A VACCINATION programme which aims to protect against the virus that causes most types of cervical cancer is being rolled out across Flintshire and Wrexham schools.
All Year 8 girls are being offered the vaccination to protect against the human papilloma virus (HPV).
The take-up of the first dose of three injections was extremely high with 90% of the 1,500 girls invited coming forward.
School nurses have also provided vaccination advice and explained why it’s so important to protect against cervical cancer in the future.
A Flintshire Local Health Board spokesman said: “This is a major health promoting campaign. Plans will be developed to offer the vaccination to older girls in the next academic year.
“If girls don’t have these vaccinations, they’ll not be protected against the most common cause of cervical cancer.
“HPV viruses cause 99% of invasive cervical cancer. The vaccine protects against the viruses responsible for about 70% of cases.Š
“Prevention is always better than cure and this vaccine will prevent many women from catching the human papilloma virus in the first place.”
The Welsh Assembly Government-funded HPV vaccine doesn’t replace regular cervical screening.Š
Routine cervical cancer screening (smear tests) of women aged between 20 and 64 will continue every three years.
However, the benefits of introducing the vaccine into the national immunisation programme will be felt by women and their families for generations to come and save hundreds of lives.
A Welsh Assembly Government spokesman said: “Cervical cancer is the second most common cancer in women under 35.

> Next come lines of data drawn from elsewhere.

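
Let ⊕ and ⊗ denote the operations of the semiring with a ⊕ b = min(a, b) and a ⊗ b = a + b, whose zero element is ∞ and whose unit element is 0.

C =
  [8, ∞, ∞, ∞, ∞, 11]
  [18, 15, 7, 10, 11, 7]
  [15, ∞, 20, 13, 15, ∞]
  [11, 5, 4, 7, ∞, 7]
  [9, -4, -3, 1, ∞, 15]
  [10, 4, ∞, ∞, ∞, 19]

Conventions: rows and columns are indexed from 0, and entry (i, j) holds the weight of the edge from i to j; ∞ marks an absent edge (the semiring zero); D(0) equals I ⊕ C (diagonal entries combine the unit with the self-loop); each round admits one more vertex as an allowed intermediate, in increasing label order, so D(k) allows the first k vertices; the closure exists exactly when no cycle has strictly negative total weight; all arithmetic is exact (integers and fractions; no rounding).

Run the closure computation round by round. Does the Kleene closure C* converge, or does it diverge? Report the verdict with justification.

D(0):
  [0, ∞, ∞, ∞, ∞, 11]
  [18, 0, 7, 10, 11, 7]
  [15, ∞, 0, 13, 15, ∞]
  [11, 5, 4, 0, ∞, 7]
  [9, -4, -3, 1, 0, 15]
  [10, 4, ∞, ∞, ∞, 0]
D(1):
  [0, ∞, ∞, ∞, ∞, 11]
  [18, 0, 7, 10, 11, 7]
  [15, ∞, 0, 13, 15, 26]
  [11, 5, 4, 0, ∞, 7]
  [9, -4, -3, 1, 0, 15]
  [10, 4, ∞, ∞, ∞, 0]
D(2):
  [0, ∞, ∞, ∞, ∞, 11]
  [18, 0, 7, 10, 11, 7]
  [15, ∞, 0, 13, 15, 26]
  [11, 5, 4, 0, 16, 7]
  [9, -4, -3, 1, 0, 3]
  [10, 4, 11, 14, 15, 0]
D(3):
  [0, ∞, ∞, ∞, ∞, 11]
  [18, 0, 7, 10, 11, 7]
  [15, ∞, 0, 13, 15, 26]
  [11, 5, 4, 0, 16, 7]
  [9, -4, -3, 1, 0, 3]
  [10, 4, 11, 14, 15, 0]
D(4):
  [0, ∞, ∞, ∞, ∞, 11]
  [18, 0, 7, 10, 11, 7]
  [15, 18, 0, 13, 15, 20]
  [11, 5, 4, 0, 16, 7]
  [9, -4, -3, 1, 0, 3]
  [10, 4, 11, 14, 15, 0]
D(5):
  [0, ∞, ∞, ∞, ∞, 11]
  [18, 0, 7, 10, 11, 7]
  [15, 11, 0, 13, 15, 18]
  [11, 5, 4, 0, 16, 7]
  [9, -4, -3, 1, 0, 3]
  [10, 4, 11, 14, 15, 0]
D(6):
  [0, 15, 22, 25, 26, 11]
  [17, 0, 7, 10, 11, 7]
  [15, 11, 0, 13, 15, 18]
  [11, 5, 4, 0, 16, 7]
  [9, -4, -3, 1, 0, 3]
  [10, 4, 11, 14, 15, 0]
Key observation: every diagonal entry stays at the unit through all rounds, so no improving cycle exists.
Answer: CONVERGES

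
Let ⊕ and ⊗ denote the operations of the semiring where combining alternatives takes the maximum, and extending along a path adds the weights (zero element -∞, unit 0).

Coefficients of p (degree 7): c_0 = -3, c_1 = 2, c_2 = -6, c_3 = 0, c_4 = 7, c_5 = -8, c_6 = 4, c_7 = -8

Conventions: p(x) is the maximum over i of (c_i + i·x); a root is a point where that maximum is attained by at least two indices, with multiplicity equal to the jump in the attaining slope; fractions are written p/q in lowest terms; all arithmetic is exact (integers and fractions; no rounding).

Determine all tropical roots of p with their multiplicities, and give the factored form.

hull edge (i=0, c=-3) to (i=1, c=2): slope 5, span 1
hull edge (i=1, c=2) to (i=4, c=7): slope 5/3, span 3
hull edge (i=4, c=7) to (i=6, c=4): slope -3/2, span 2
hull edge (i=6, c=4) to (i=7, c=-8): slope -12, span 1
Factored form: p(x) = -8 ⊗ (x ⊕ (-5)) ⊗ (x ⊕ (-5/3)) ⊗ (x ⊕ (-5/3)) ⊗ (x ⊕ (-5/3)) ⊗ (x ⊕ 3/2) ⊗ (x ⊕ 3/2) ⊗ (x ⊕ 12)
Answer: roots = -5 (mult 1), -5/3 (mult 3), 3/2 (mult 2), 12 (mult 1)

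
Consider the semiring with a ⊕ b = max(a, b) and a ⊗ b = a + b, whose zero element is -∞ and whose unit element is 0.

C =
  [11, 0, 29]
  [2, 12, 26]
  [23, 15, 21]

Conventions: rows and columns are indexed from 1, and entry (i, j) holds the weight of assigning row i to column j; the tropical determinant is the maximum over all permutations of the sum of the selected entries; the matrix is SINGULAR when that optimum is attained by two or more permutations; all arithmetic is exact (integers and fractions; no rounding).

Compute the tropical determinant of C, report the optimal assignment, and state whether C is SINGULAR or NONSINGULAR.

σ = (1, 2, 3): 11 + 12 + 21 = 44
σ = (1, 3, 2): 11 + 26 + 15 = 52
σ = (2, 1, 3): 0 + 2 + 21 = 23
σ = (2, 3, 1): 0 + 26 + 23 = 49
σ = (3, 1, 2): 29 + 2 + 15 = 46
σ = (3, 2, 1): 29 + 12 + 23 = 64
Optimal value attained by: σ = (3, 2, 1).
Answer: det⊕(C) = 64; verdict: NONSINGULAR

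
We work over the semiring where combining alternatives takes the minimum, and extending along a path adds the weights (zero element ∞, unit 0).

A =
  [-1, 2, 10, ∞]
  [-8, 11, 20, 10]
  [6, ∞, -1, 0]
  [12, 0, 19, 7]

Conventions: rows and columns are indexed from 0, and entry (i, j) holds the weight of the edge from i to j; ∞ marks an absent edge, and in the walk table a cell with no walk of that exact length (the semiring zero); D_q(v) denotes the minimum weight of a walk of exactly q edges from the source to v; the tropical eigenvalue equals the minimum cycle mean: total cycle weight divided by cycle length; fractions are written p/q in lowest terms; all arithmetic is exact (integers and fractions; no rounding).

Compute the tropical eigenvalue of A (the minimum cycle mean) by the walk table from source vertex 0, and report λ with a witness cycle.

q=0: [0, ∞, ∞, ∞]
q=1: [-1, 2, 10, ∞]
q=2: [-6, 1, 9, 10]
q=3: [-7, -4, 4, 9]
q=4: [-12, -5, 3, 4]
Optimal cycle mean attained by: cycle 0->1->0, total 2 + (-8), length 2.
Answer: λ = -3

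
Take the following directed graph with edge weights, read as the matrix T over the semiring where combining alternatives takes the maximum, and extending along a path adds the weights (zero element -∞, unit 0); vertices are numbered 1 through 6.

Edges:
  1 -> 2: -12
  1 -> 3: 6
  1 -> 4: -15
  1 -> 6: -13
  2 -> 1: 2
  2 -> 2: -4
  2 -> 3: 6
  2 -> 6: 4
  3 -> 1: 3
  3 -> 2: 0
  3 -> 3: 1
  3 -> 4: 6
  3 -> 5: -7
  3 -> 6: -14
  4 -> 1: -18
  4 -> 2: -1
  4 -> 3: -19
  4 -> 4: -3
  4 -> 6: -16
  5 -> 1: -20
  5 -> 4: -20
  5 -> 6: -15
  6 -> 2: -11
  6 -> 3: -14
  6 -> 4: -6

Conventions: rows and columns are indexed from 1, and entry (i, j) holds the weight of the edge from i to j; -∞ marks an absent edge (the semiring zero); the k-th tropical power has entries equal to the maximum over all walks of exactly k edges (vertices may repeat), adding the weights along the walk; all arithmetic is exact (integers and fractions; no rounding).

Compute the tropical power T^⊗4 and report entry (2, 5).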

“The vaccine will not completely wipe out cervical cancer because it doesn’t protect against every type of high risk HPV.
“Now and for the foreseeable future, it’s vital women go for cervical screening when they’re invited. Screening can prevent cervical cancer by detecting unusual changes in the cervix before cancer develops.
“It saves about 5,000 lives in Britain each year. Our message is to take up the opportunity to get vaccinated, but it’s equally important to go for screening when you’re invited.”